Я вернулся в спальню, лег и попытался упорядочить свои мысли. Пульсирующая боль во всем теле сильно осложняла эту задачу. Снова приперся и попробовал приставать Мистер, но я отпихнул его рукой и заставил себя не обращать на него внимание.
– Сосредоточься, Гарри, – буркнул я себе. – Тебе нужно сосредоточиться.
Вообще-то я умею блокировать боль при необходимости. Когда я обучался у Джастина, такая необходимость возникала почти все время. Мой наставник не слишком церемонился с будущим чародеем. Поэтому поневоле вырабатывались навыки избегать ошибок.
Блокировать наслаждение оказалось гораздо сложнее, но и это мне все-таки удалось. Первым делом мне пришлось изолировать ощущение радости. Это заняло некоторое время, но я медленно выявил границы тех частей меня, которым нравилось это чудесное, жаркое ощущение, и отгородился от них. Потом я взялся за переполнявшее меня пульсирующее счастье. Я замедлил свой и без того замедленный пульс, потом постепенно отключил осязание, запихнув его за ту же глухую ограду. В общем, в конце концов остался только негромкий зуд в мыслях, отделаться от которого не было уже никакой возможности.
Я зажмурился, сделал глубокий вдох и начал раскладывать все по полочкам.
Лидия бежала из-под церковного крова, от защиты отца Фортхилла. Зачем? Я припомнил все, что знал о ней или о чем догадывался. Ввалившиеся глаза. Окружающую ее покалывающую ауру. Да, ее руки – уж не дрожали ли они, хоть немного? Напрягши память, я решил, что дрожали. Теперь пульс – нормальный или замедленный? Кажется, тогда он был замедлен… впрочем, тогда мой собственный бился чаще. Я сосредоточился на мгновении, когда касался ее рукой.
Шестьдесят, подумал я. Пульс у нее тогда был около шестидесяти ударов в минуту. Мое собственное сердце сейчас билось в шесть раз медленнее. А совсем недавно, до того, как я замедлил его, чтобы приглушить пение наркотика в крови – вдвое.
(Пение, сладкое пение, какого черта я выключил его, когда мог просто опустить стены, слушать музыку, счастливо лежать в покое, просто наслаждаясь ощущениями, просто…)
На то, чтобы остановить вращение стен, у меня ушла еще минута.
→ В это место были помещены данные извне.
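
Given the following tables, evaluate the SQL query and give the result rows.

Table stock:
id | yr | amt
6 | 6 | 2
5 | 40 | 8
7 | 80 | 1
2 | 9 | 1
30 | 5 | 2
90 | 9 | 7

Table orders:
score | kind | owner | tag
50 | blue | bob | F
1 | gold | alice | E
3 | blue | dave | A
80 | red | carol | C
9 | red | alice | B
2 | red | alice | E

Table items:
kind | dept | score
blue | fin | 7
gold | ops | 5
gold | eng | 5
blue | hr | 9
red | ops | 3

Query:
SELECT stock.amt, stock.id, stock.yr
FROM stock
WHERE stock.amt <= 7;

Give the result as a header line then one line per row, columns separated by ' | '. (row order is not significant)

== RESULT ==
stock.amt | stock.id | stock.yr
2 | 6 | 6
1 | 7 | 80
1 | 2 | 9
2 | 30 | 5
7 | 90 | 9

Derivation:
After WHERE (5 rows):
stock.id | stock.yr | stock.amt
6 | 6 | 2
7 | 80 | 1
2 | 9 | 1
30 | 5 | 2
90 | 9 | 7
After SELECT (5 rows):
stock.amt | stock.id | stock.yr
2 | 6 | 6
1 | 7 | 80
1 | 2 | 9
2 | 30 | 5
7 | 90 | 9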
В общем-то, по человеческим меркам пульс у Лидии укладывался в рамки нормы. Но ведь она лежала без сознания – примерно, как я сейчас. Кайли с Келли отравили ее – как и меня. В этом я не сомневался. Тогда почему ее сердце билось так быстро – в таких-то обстоятельствах?
Она ушла из церкви, и ее похитил Кошмар – предположительно, конечно. Потом, уже повинуясь приказам Кошмара, она пошла к Малону и получила приглашение войти. Но почему именно к Малону? Он-то какое отношение ко всему этому имеет?
Малон и Лидия. Оба подверглись нападению Кошмара. Но что их связывает?
И еще вопросы. Что хотели делать с ней вампиры? Если ее отловили Кайли с Келли, выходит, она нужна Бьянке. Зачем? Значит ли это, что Бьянка в сговоре с Кошмаром? А если так, какого черта она послала двух самых сильных своих прихвостней, чтобы похитить девушку, если в ту вселился ее же, Бьянкин, союзник?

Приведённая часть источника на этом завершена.